Sobre os efeitos práticos dessa mudança, a professora Patrícia Braga diz que ainda é cedo para saber como ela acontecerá. Contudo, acrescenta, o conhecimento gerado a partir dela poderá sim ajudar a desenvolver tratamentos para diferentes doenças.

Para o médico geneticista Ciro Martinhago, doutor em genética reprodutiva, é fundamental saber como a célula se divide, se diferencia, a estabilidade dela, o que faz com que os tumores surjam — ou seja, em que momento que elas se diferenciam de forma errada. Sem esse tipo de cultura, vai ser impossível avançar.

Clonagem de órgãos

Carolina Caliari, mestre e doutora pela Faculdade de Medicina de Ribeirão Preto-USP, também pontua a possibilidade da clonagem terapêutica de órgãos que, no futuro, poderá facilitar transplantes, além da contribuição em pesquisas para tratar doenças variadas.

"O paciente com diabetes tipo 1, por exemplo, nasce com essa predisposição nas células do pâncreas que faz com que ele pare de agir e secretar insulina em quantidade suficiente, resultando em excesso de glicose no sangue. No futuro, talvez a gente consiga pegar novas células saudáveis e colocá-las nos pacientes, promovendo a cura da doença", diz Caliari.
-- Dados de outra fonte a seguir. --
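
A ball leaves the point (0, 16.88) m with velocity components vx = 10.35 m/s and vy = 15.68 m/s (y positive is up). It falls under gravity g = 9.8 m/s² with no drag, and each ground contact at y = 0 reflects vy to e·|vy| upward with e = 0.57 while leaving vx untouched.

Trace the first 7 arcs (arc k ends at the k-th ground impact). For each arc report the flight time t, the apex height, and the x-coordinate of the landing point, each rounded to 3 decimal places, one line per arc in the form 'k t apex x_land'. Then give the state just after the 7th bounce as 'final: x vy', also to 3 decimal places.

1 4.050 29.424 41.923
2 2.794 9.560 70.836
3 1.592 3.106 87.316
4 0.908 1.009 96.710
5 0.517 0.328 102.065
6 0.295 0.107 105.117
7 0.168 0.035 106.857
final: 106.857 0.469

Arc 1: start y=16.880, vy=15.680 → t=4.050, apex=29.424, x_land=41.923, impact vy=-24.015
  bounce: vy ← 0.57·24.015 = 13.688
Arc 2: start y=0.000, vy=13.688 → t=2.794, apex=9.560, x_land=70.836, impact vy=-13.688
  bounce: vy ← 0.57·13.688 = 7.802
Arc 3: start y=0.000, vy=7.802 → t=1.592, apex=3.106, x_land=87.316, impact vy=-7.802
  bounce: vy ← 0.57·7.802 = 4.447
Arc 4: start y=0.000, vy=4.447 → t=0.908, apex=1.009, x_land=96.710, impact vy=-4.447
  bounce: vy ← 0.57·4.447 = 2.535
Arc 5: start y=0.000, vy=2.535 → t=0.517, apex=0.328, x_land=102.065, impact vy=-2.535
  bounce: vy ← 0.57·2.535 = 1.445
Arc 6: start y=0.000, vy=1.445 → t=0.295, apex=0.107, x_land=105.117, impact vy=-1.445
  bounce: vy ← 0.57·1.445 = 0.824
Arc 7: start y=0.000, vy=0.824 → t=0.168, apex=0.035, x_land=106.857, impact vy=-0.824
  bounce: vy ← 0.57·0.824 = 0.469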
"O potencial de cura e tratamento que as células têm será a descoberta do século pela medicina. Imagina um paciente que infartou, você vai conseguir a cura com outro órgão, como se fosse o seu. Só vai trocando, só o cérebro que não pode parar. O conceito é incrível", completa Martinhago.

E a ética do uso de embriões?

A ISSCR flexibilizou o limite de 14 dias, mas os estudos devem ser considerados caso a caso. E, independentemente do tempo, todos as pesquisas seguem necessitando de aprovação para iniciar, pois eles devem ser controlados e fiscalizados por órgãos competentes e comitês de ética, segundo os entrevistados.

Além disso, a Sociedade desaconselha a edição de genes em embriões humanos até que a segurança da edição do genoma seja melhor estabelecida, de acordo com informações publicadas pela revista científica Nature.

O cultivo de embriões humanos é algo polêmico não só no Brasil, pois esbarra em discussões sobre quando começa a vida. E para obter células-tronco de embriões, os pesquisadores acabam destruindo o embrião. Por isso, estudos utilizam embriões que teriam poucas chances de serem implantados no útero e, por isso, são descartados por clínicas de fertilização.

Além disso, existem temores de que avanços no setor acabem ultrapassando compromissos éticos. Sobre isso, a pesquisadora Camila Kitazawa Cortez, especializada em bioética, pela USP, e em direito da medicina, pela Universidade de Coimbra, qualquer estudo científico do setor no Brasil precisa ter autorização de um Comitê de Ética para começar. É preciso ainda seguir as regras determinadas pelo Conselho Nacional da Saúde.

Se não atender aos requisitos após análise dos aspectos éticos da pesquisa, ela não poderá ser realizada, explica. Com esse prazo ampliado para o uso de embriões, o mesmo deverá ocorrer.

"A bioética esta aí para balizar até onde a ciência pode evoluir. Sempre digo que a ciência é capaz de muita coisa. A ciência pode avançar, fazer clones humanos. Mas isso é ético? Pode fazer isso?", destaca Cortez. Para a pesquisadora, esses debates precisam evoluir no Brasil.